Он хотел посмотреть мир. Никто бы с ним не поехал, а одного бы не отпустили. И он решил сам, тайком. Они жили тогда в Сокольниках, недалеко от вокзалов. Для него путешествие было, как для Дон Кихота, осуществлением книг. Он тщательно продумал, что взять в дорогу. Спички, нож, фонарик, сухари, соль, кулек слипшихся леденцов, полотенце, трусы, носки, зубную щетку, зубную пасту, гребешок, ручку, чистую тетрадку, катушку черных ниток с воткнутой в них иглой, громкий железный пистолет. Пистоны в отдельной коробочке.
Уже началась школа, сентябрь, не жарко. Течение, вектор времени он понимал. Знал, что не лето ждет впереди. Взял и шарф с собой, и шапочку, и толстый свитер, и даже рукавицы. Но ботинки на осеннюю грязь уже не вместились, он их решил надеть, хотя дни стояли сухие, легкие от сухости. Да, и фляжку взял, настоящую походную, алюминиевую фляжку в прочном брезентовом чехле. С кипяченой водой из чайника. Из шкатулки в шкафу он взял одну бумажку. Пять рублей. Спрятал в карман рубашки. Мелочь выгреб из жестянки. Взял и пачку отцовских папирос. Курить еще даже не пробовал.

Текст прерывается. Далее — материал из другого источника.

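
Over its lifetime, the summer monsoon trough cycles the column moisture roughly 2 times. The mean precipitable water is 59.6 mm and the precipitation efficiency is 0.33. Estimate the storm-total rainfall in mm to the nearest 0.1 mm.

rainfall ≈ 39.3 mm

Each cycle deposits ε × PW = 0.33 × 59.6 = 19.668 mm.
Over 2 cycles: 2 × 19.668 = 39.3 mm.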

Дома никого не бывало, когда он приходил после первой смены. Открывал своим ключом. Раньше дети ключи носили, как нательные крестики. Разогревал кастрюлю из холодильника. Ел прямо из кастрюли, чмокая, чавкая, без хлеба. Да, а хлеб с собой он все же взял. И медную тугую луковицу.
Насытившись, съев в этот раз все до дна, вымыл кастрюлю и ложку. Думал написать записку, но не сумел, только время потратил над промокашкой из чистой тетради. Оделся, обулся, туго набитый рюкзачок закинул за спину. Обошел дом. Подумал, снял с шеи ключ, повесил на гвоздик, где обычно. Поглядел на себя в зеркало в прихожей. Выключил свет. Оказался в темноте. Вышел. Английский замок клацнул, как пес.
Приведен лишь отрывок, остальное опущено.